Istanbul (AsiaNews) - La recente scoperta di importanti giacimenti di gas naturale racchiusi nel sottosuolo del Mediterraneo orientale ha inasprito dispute e tensioni in atto da tempo fra Turchia e Grecia, ormai prossime allo scontro nel (vano) tentativo di definire i confini marittimi. Lo scontro non riguarda solo l’ambito economico, ma coinvolge anche elementi sociali e religiosi come avvenuto di recente con la conversione in moschea voluta con forza dal presidente turco Recep Tayyip Erdogan della basilica, oggi moschea, di Santa Sofia a Istanbul.
Lo stanziamento da parte di Ankara della nave anti-sismica Oruc Reis a sud dell’isola greca di Kastellorizo il 10 agosto scorso aveva scatenato le ire di Atene e favorito una escalation della tensione che prosegue tuttora. Il 27 agosto le tensioni fra Grecia e Turchia si sono aggravate, nel quadro di uno scambio di battute durissimo sui rispettivi confini marittimi e degli idrocarburi presenti nei fondali.

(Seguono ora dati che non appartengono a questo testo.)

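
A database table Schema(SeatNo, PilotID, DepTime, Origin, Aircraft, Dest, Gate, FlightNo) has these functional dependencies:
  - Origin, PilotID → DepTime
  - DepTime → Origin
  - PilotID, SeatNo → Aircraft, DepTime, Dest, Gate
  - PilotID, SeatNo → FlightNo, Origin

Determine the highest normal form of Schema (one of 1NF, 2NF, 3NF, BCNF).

Candidate key: {PilotID, SeatNo}. Prime attributes: {PilotID, SeatNo}.
Origin, PilotID → DepTime breaks BCNF: {Origin, PilotID}⁺ = {DepTime, Origin, PilotID}, so {Origin, PilotID} is not a superkey.
Origin, PilotID → DepTime determines the non-prime attribute {DepTime} from a non-superkey — 3NF is violated.
Checking every proper subset of each key, none determines a non-prime attribute — 2NF is satisfied.

2NF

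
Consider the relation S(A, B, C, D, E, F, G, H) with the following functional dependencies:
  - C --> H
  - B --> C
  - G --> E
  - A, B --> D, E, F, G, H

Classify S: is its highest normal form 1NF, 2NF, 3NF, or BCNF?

Candidate key: {A, B}. Prime attributes: {A, B}.
For C --> H we have {C}⁺ = {C, H}; {C} is not a superkey, so BCNF fails.
Because {H} is non-prime and the left side of C --> H is not a superkey, the relation is not in 3NF.
Since {B} ⊂ {A, B} and {B}⁺ ⊇ {C, H} with {C, H} non-prime, there is a partial dependency; 2NF fails.

1NF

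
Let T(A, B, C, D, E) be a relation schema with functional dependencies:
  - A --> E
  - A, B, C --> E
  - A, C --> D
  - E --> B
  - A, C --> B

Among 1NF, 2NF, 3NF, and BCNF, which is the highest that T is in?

Candidate key: {A, C}. Prime attributes: {A, C}.
For A --> E we have {A}⁺ = {A, B, E}; {A} is not a superkey, so BCNF fails.
A --> E has non-prime {E} on the right and a non-superkey on the left, so 3NF fails.
Since {A} ⊂ {A, C} and {A}⁺ ⊇ {B, E} with {B, E} non-prime, there is a partial dependency; 2NF fails.

1NF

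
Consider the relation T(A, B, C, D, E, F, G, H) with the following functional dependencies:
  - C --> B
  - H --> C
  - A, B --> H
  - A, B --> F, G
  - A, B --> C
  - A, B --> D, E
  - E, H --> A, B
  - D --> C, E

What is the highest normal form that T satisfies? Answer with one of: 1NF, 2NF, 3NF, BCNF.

3NF

Candidate keys: {A, B}, {A, C}, {A, D}, {A, H}, {D, H}, {E, H}. Prime attributes: {A, B, C, D, E, H}.
For C --> B we have {C}⁺ = {B, C}; {C} is not a superkey, so BCNF fails.
Its right-hand attributes {B} are all prime, as are those of every other non-superkey FD — the relation is in 3NF.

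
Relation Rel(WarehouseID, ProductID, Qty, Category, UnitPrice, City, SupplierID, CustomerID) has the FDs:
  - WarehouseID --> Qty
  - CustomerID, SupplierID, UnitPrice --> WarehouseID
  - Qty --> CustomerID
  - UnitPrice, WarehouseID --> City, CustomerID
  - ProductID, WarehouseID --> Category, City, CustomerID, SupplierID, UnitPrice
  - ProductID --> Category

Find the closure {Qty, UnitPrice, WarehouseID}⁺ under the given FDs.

{City, CustomerID, Qty, UnitPrice, WarehouseID}

Start with {Qty, UnitPrice, WarehouseID}.
Qty --> CustomerID applies; add {CustomerID} → now {CustomerID, Qty, UnitPrice, WarehouseID}.
UnitPrice, WarehouseID --> City, CustomerID applies; add {City} → now {City, CustomerID, Qty, UnitPrice, WarehouseID}.
No further FD applies.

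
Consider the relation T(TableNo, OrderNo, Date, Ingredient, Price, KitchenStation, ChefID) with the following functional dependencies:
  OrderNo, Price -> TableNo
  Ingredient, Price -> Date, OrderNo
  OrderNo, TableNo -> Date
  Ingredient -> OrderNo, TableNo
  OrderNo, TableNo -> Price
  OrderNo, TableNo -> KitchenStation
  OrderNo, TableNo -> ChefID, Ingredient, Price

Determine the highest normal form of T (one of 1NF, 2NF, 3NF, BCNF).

Candidate keys: {Ingredient}, {OrderNo, Price}, {OrderNo, TableNo}. Prime attributes: {Ingredient, OrderNo, Price, TableNo}.
Each dependency's left side is a superkey — BCNF holds.

BCNF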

Ankara ha annunciato nuove manovre militari e il prolungamento delle missioni esplorative, accusando al contempo la Francia di voler esasperare la tensione comportandosi come fosse il “capo di una banda criminale”. In questo contesto di scontri e fronti contrapposti si inserisce il tentativo di mediazione della Germania, che cerca di calmare gli animi invocando il prima possibile una “soluzione diplomatica” delle dispute.
A dispetto dei timidi tentativi di mediazione, sul Mediterraneo orientale soffiano venti di guerra: il governo turco ha annunciato il prolungamento della missione esplorativa della Oric Reis sino al primo settembre, in un’area rivendicata anche dalla Grecia. La marina di Ankara effettuerà inoltre delle “esercitazioni di tiro” il primo e il 2 di settembre al largo di Iskenderun, uno una zona al largo dell’isola di Cipro, anch’essa teatro di controversie territoriali.

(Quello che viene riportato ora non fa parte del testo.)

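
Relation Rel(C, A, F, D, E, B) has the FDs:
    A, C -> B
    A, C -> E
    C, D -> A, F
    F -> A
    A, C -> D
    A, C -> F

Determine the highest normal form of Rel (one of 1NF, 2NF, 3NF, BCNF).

3NF

Candidate keys: {A, C}, {C, D}, {C, F}. Prime attributes: {A, C, D, F}.
F -> A breaks BCNF: {F}⁺ = {A, F}, so {F} is not a superkey.
Since {A} ⊆ prime attributes and every other non-superkey FD also has a prime right side, the schema is in 3NF.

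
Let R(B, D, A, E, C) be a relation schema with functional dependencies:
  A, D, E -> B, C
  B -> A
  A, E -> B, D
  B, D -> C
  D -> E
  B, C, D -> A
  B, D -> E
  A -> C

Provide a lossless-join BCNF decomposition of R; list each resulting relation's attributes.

{A, B}; {A, C}; {B, D}; {D, E}

Candidate keys of the original relation: {A, D}, {A, E}, {B, D}, {B, E}.
In {A, B, C, D, E}, {B} is not a superkey ({B}⁺ restricted to this set is {A, B, C}), so split on B -> A, C into {A, B, C} and {B, D, E}.
In {A, B, C}, {A} is not a superkey ({A}⁺ restricted to this set is {A, C}), so split on A -> C into {A, C} and {A, B}.
{A, C}: every determinant is a superkey — BCNF.
{A, B}: every determinant is a superkey — BCNF.
In {B, D, E}, {D} is not a superkey ({D}⁺ restricted to this set is {D, E}), so split on D -> E into {D, E} and {B, D}.
{D, E}: every determinant is a superkey — BCNF.
{B, D}: every determinant is a superkey — BCNF.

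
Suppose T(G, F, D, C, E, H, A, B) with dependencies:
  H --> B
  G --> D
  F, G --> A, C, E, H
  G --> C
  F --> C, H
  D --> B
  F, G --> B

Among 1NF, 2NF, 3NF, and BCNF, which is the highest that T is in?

Candidate key: {F, G}. Prime attributes: {F, G}.
For H --> B we have {H}⁺ = {B, H}; {H} is not a superkey, so BCNF fails.
Because {B} is non-prime and the left side of H --> B is not a superkey, the relation is not in 3NF.
The proper key subset {F} of {F, G} determines non-prime {B, C, H}, so the relation is not even in 2NF.

1NF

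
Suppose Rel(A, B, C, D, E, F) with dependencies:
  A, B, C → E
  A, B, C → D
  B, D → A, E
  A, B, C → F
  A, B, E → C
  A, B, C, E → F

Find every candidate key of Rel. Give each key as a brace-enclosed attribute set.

{A, B, C}, {A, B, E}, {B, D}

Attributes never on any right-hand side: {B} — every candidate key must contain it.
{B, D} is a candidate key since {B, D}⁺ = {A, B, C, D, E, F} covers every attribute.
{A, B, C} is a candidate key since {A, B, C}⁺ = {A, B, C, D, E, F} covers every attribute.
{A, B, E} is a candidate key since {A, B, E}⁺ = {A, B, C, D, E, F} covers every attribute.
Any other superkey properly contains one of these, so there are no further candidate keys.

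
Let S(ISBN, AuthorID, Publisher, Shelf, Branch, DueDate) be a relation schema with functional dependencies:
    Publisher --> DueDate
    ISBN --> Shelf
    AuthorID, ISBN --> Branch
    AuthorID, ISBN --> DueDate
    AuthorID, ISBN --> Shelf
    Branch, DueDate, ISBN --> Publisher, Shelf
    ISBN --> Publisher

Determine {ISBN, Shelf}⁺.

Start with {ISBN, Shelf}.
ISBN --> Publisher applies; add {Publisher} → now {ISBN, Publisher, Shelf}.
Publisher --> DueDate applies; add {DueDate} → now {DueDate, ISBN, Publisher, Shelf}.
No further FD applies.

{DueDate, ISBN, Publisher, Shelf}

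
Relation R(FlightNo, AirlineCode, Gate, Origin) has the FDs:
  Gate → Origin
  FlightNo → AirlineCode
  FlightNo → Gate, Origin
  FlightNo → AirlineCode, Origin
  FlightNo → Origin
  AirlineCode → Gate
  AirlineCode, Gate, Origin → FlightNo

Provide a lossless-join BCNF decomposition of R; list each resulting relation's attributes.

Candidate keys of the original relation: {AirlineCode}, {FlightNo}.
Within {AirlineCode, FlightNo, Gate, Origin}: {Gate}⁺ ∩ {AirlineCode, FlightNo, Gate, Origin} = {Gate, Origin}, not the whole set, so Gate → Origin violates BCNF; decompose into {Gate, Origin} and {AirlineCode, FlightNo, Gate}.
{Gate, Origin} has no BCNF violation.
{AirlineCode, FlightNo, Gate} has no BCNF violation.

{AirlineCode, FlightNo, Gate}; {Gate, Origin}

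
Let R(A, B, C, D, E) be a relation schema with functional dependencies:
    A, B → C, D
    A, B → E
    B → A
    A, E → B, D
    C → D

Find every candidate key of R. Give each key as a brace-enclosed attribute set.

{A, E}, {B}

{B} is a candidate key since {B}⁺ = {A, B, C, D, E} covers every attribute.
{A, E} is a candidate key since {A, E}⁺ = {A, B, C, D, E} covers every attribute.
No proper subset of any of these is a key, and no other minimal superkey exists.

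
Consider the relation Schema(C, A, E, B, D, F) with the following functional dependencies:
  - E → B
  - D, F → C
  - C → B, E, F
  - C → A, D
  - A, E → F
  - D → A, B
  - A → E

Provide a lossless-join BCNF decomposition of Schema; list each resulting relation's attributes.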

Alle tensioni fra nazioni confinanti si somma il gioco delle rispettive alleanze sul piano regionale e internazionale: in settimana si sono registrate esercitazioni militari rivali, che hanno visto opposte da un lato navi da guerra turche e statunitense e, dall’altro, incrociatori greci, ciprioti, francesi e italiani nel settore orientale. Manovre che devono “cessare” per il ministro tedesco degli Esteri Heiko Maas, per una mediazione che metta fine alla crisi. “Abbiamo bisogno - aggiunge - di una soluzione diplomatica”, perché nessuno vuole “risolverla con navi da guerra” nel Mediterraneo.
La Francia ha inviato un monito alla Turchia, in cui si afferma che il settore orientale del mare non può diventare “un terreno di gioco” per le “ambizioni” di ciascuna nazione, poiché esso rappresenta un “bene comune” in cui deve vigere “il rispetto del diritti internazionale”.

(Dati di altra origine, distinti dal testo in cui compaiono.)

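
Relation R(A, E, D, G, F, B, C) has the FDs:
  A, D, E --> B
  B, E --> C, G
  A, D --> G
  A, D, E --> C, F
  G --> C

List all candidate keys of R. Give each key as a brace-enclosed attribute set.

{A, D, E}

No FD produces {A, D, E}, so they must be in every candidate key.
{A, D, E} is a candidate key since {A, D, E}⁺ = {A, B, C, D, E, F, G} covers every attribute.
No other minimal set has full closure, so this is the only candidate key.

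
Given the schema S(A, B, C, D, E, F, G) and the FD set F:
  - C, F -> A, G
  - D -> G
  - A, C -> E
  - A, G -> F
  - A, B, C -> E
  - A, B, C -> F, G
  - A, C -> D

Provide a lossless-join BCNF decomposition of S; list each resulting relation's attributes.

{A, C, D, E}; {A, D, F}; {B, C, F}; {D, G}

Candidate keys of the original relation: {A, B, C}, {B, C, F}.
{A, B, C, D, E, F, G}: {C, F} determines {A, C, D, E, F, G} here but is not a superkey — split on C, F -> A, D, E, G, giving {A, C, D, E, F, G} and {B, C, F}.
{A, C, D, E, F, G}: {D} determines {D, G} here but is not a superkey — split on D -> G, giving {D, G} and {A, C, D, E, F}.
{D, G} is in BCNF.
{A, C, D, E, F}: {A, D} determines {A, D, F} here but is not a superkey — split on A, D -> F, giving {A, D, F} and {A, C, D, E}.
{A, D, F} is in BCNF.
{A, C, D, E} is in BCNF.
{B, C, F} is in BCNF.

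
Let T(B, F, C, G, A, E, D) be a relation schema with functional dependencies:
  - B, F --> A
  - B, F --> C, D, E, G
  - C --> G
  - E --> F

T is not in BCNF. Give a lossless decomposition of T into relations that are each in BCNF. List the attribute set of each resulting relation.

{A, B, C, D, E}; {C, G}; {E, F}

Candidate keys of the original relation: {B, E}, {B, F}.
{A, B, C, D, E, F, G}: {C} determines {C, G} here but is not a superkey — split on C --> G, giving {C, G} and {A, B, C, D, E, F}.
{C, G} is in BCNF.
{A, B, C, D, E, F}: {E} determines {E, F} here but is not a superkey — split on E --> F, giving {E, F} and {A, B, C, D, E}.
{E, F} is in BCNF.
{A, B, C, D, E} is in BCNF.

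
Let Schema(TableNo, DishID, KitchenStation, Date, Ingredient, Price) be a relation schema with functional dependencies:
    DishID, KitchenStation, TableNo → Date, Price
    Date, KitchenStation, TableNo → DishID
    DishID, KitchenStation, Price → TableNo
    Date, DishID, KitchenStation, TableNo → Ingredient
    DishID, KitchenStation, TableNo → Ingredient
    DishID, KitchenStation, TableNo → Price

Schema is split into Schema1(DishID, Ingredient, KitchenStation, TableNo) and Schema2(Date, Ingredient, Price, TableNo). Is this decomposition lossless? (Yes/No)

No

The shared attributes are {Ingredient, TableNo} and {Ingredient, TableNo}⁺ = {Ingredient, TableNo}.
Schema1 ⊄ {Ingredient, TableNo} and Schema2 ⊄ {Ingredient, TableNo}, so the split is lossy.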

Immediata la replica della Turchia per bocca del “sultano” Erdogan, il quale ha avvertito che non ci saranno “concessioni” nella difesa degli interessi strategici del Paese, a livello economico, energetico, militare e commerciale. Pur senza nominarla, egli si è quindi rivolto alla Grecia esortandola a “evitare errori” che potrebbero portarla alla “rovina”. “Le nostre forze armate restano sul chi vive - ha replicato il Primo Ministro greco Kyriakos Mitsotakis in una seduta in Parlamento - la Grecia è forte tanto nel dialogo, quanto sul campo [di battaglia]”.
In questi avvenimenti emerge con rinnovato vigore la politica nazionalista di Erdogan, che rilancia un motto coniato per primo nel 2006 dall’ex ammiraglio della marina turca Cem Gürdeniz, quello della “patria blu”. Esso intende imporre la sovranità di Ankara su una zona di 462mila km2 che abbraccia il mar Nero, il mar Egeo e il Mediterraneo e giudicato necessario per la “prosperità” e la “sicurezza” della nazione. “La situazione - osserva un diplomatico occidentale dietro anonimato - è assai volatile e il più piccolo errore di calcolo potrebbe avere gravi conseguenze”.